The third Part examines the dramatic and tragic events of the summer of 1866 that sharply focused political debate in the fall and clarified to the electorate what was at stake in the upcoming election. The state-sanctioned attack on black delegates meeting in convention in New Orleans on July 30, 1866, shocked northern voters and became a Republican clarion call for ratification of the Fourteenth Amendment. When President Johnson had his administration declare the proposed amendment unnecessary due to the existing protections in state constitutions, Republicans pointed to the massacre in New Orleans as a stark example of why states must be required to protect the constitutionally enumerated rights of speech and assembly.

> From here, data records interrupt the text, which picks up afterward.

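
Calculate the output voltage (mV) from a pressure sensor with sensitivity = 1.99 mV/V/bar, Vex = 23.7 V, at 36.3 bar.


Output = sensitivity * Vex * P.
Vout = 1.99 * 23.7 * 36.3
Vout = 47.163 * 36.3
Vout = 1712.02 mV

1712.02 mV


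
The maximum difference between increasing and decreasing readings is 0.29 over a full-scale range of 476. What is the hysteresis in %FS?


Hysteresis = (max difference / full scale) * 100%.
H = (0.29 / 476) * 100
H = 0.061 %FS

0.061 %FS


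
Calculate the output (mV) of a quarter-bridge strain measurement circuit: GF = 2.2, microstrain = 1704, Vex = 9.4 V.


Quarter bridge output: Vout = (GF * epsilon * Vex) / 4.
Vout = (2.2 * 1704e-6 * 9.4) / 4
Vout = 0.03523872 / 4 V
Vout = 0.00880968 V = 8.8097 mV

8.8097 mV


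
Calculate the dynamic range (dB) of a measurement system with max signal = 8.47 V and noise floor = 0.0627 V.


Dynamic range = 20 * log10(Vmax / Vnoise).
DR = 20 * log10(8.47 / 0.0627)
DR = 20 * log10(135.09)
DR = 42.61 dB

42.61 dB


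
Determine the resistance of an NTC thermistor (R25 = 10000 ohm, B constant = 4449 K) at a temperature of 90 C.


NTC thermistor equation: Rt = R25 * exp(B * (1/T - 1/T25)).
T in Kelvin: 363.15 K, T25 = 298.15 K
1/T - 1/T25 = 1/363.15 - 1/298.15 = -0.00060033
B * (1/T - 1/T25) = 4449 * -0.00060033 = -2.6709
Rt = 10000 * exp(-2.6709) = 691.9 ohm

691.9 ohm


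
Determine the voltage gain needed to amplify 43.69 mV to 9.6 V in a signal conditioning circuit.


Gain = Vout / Vin (converting to same units).
G = 9.6 V / 43.69 mV
G = 9600.0 mV / 43.69 mV
G = 219.73

219.73


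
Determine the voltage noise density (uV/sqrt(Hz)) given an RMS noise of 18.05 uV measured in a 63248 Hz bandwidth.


Noise spectral density = Vrms / sqrt(BW).
NSD = 18.05 / sqrt(63248)
NSD = 18.05 / 251.4916
NSD = 0.0718 uV/sqrt(Hz)

0.0718 uV/sqrt(Hz)


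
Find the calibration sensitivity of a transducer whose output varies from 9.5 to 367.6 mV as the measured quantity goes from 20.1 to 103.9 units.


Sensitivity = (y2 - y1) / (x2 - x1).
S = (367.6 - 9.5) / (103.9 - 20.1)
S = 358.1 / 83.8
S = 4.2733 mV/unit

4.2733 mV/unit


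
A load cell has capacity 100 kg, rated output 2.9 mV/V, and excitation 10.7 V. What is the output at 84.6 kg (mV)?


Vout = rated_output * Vex * (load / capacity).
Vout = 2.9 * 10.7 * (84.6 / 100)
Vout = 2.9 * 10.7 * 0.846
Vout = 26.251 mV

26.251 mV


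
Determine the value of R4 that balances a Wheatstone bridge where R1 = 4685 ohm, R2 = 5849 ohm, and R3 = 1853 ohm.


At balance: R1*R4 = R2*R3, so R4 = R2*R3/R1.
R4 = 5849 * 1853 / 4685
R4 = 10838197 / 4685
R4 = 2313.38 ohm

2313.38 ohm


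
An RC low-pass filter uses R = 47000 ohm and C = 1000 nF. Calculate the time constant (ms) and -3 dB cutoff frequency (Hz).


Time constant: tau = R * C.
tau = 47000 * 1.00e-06 = 0.047 s
tau = 47.0 ms
Cutoff frequency: fc = 1 / (2*pi*R*C).
fc = 1 / (2*pi*0.047) = 3.39 Hz

tau = 47.0 ms, fc = 3.39 Hz


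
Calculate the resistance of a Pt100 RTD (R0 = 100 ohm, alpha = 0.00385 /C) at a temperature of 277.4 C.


The RTD equation: Rt = R0 * (1 + alpha * T).
Rt = 100 * (1 + 0.00385 * 277.4)
Rt = 100 * (1 + 1.06799)
Rt = 100 * 2.06799
Rt = 206.799 ohm

206.799 ohm


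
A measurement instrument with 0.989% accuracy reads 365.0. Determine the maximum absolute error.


Absolute error = (accuracy% / 100) * reading.
Error = (0.989 / 100) * 365.0
Error = 0.00989 * 365.0
Error = 3.6098

3.6098


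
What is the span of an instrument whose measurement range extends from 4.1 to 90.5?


Span = upper range - lower range.
Span = 90.5 - (4.1)
Span = 86.4

86.4


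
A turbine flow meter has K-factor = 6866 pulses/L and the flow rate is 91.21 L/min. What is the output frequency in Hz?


Frequency = K * Q / 60 (converting L/min to L/s).
f = 6866 * 91.21 / 60
f = 626247.86 / 60
f = 10437.46 Hz

10437.46 Hz


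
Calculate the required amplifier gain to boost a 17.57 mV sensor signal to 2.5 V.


Gain = Vout / Vin (converting to same units).
G = 2.5 V / 17.57 mV
G = 2500.0 mV / 17.57 mV
G = 142.29

142.29


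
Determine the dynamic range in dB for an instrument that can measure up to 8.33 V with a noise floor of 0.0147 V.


Dynamic range = 20 * log10(Vmax / Vnoise).
DR = 20 * log10(8.33 / 0.0147)
DR = 20 * log10(566.67)
DR = 55.07 dB

55.07 dB


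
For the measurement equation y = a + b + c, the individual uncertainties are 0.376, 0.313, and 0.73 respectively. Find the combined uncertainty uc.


For a sum of independent quantities, uc = sqrt(u1^2 + u2^2 + u3^2).
uc = sqrt(0.376^2 + 0.313^2 + 0.73^2)
uc = sqrt(0.141376 + 0.097969 + 0.5329)
uc = 0.8788

0.8788


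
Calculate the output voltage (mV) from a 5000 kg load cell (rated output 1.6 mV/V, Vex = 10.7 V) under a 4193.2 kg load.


Vout = rated_output * Vex * (load / capacity).
Vout = 1.6 * 10.7 * (4193.2 / 5000)
Vout = 1.6 * 10.7 * 0.83864
Vout = 14.358 mV

14.358 mV


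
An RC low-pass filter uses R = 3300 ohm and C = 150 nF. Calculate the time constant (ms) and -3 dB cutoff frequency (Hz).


Time constant: tau = R * C.
tau = 3300 * 1.50e-07 = 0.000495 s
tau = 0.495 ms
Cutoff frequency: fc = 1 / (2*pi*R*C).
fc = 1 / (2*pi*0.000495) = 321.53 Hz

tau = 0.495 ms, fc = 321.53 Hz


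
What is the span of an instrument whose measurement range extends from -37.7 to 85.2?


Span = upper range - lower range.
Span = 85.2 - (-37.7)
Span = 122.9

122.9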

The fourth and final Part of the Article discusses the aftermath of the Republican landslide and Johnson’s final attempt to defeat the Fourteenth Amendment. Working with a group of conservative advisors, Johnson drafted an alternate “fourteenth amendment” that deleted the Privileges or Immunities Clause and replaced it with a passive restatement of the Comity Clause. After months of political debate, it was clear the Privileges or Immunities Clause would force the states to protect rights that under the original Constitution had been left to state control. By erasing that Clause and replacing it with a restatement of the Comity Clause, Johnson’s version would do nothing more than require states to provide sojourning citizens equal access to a limited set of state-conferred rights. Johnson’s effort failed, but the attempt reflects the commonly accepted distinction between the Comity Clause of Article IV and the proposed Privileges or Immunities Clause—a critical point that cuts against scholarly attempts to equate the rights covered by both clauses. The Article closes with a discussion of remaining questions about the meaning of the Privileges or Immunities Clause and the need for a comprehensive theory of Section I of the Fourteenth Amendment.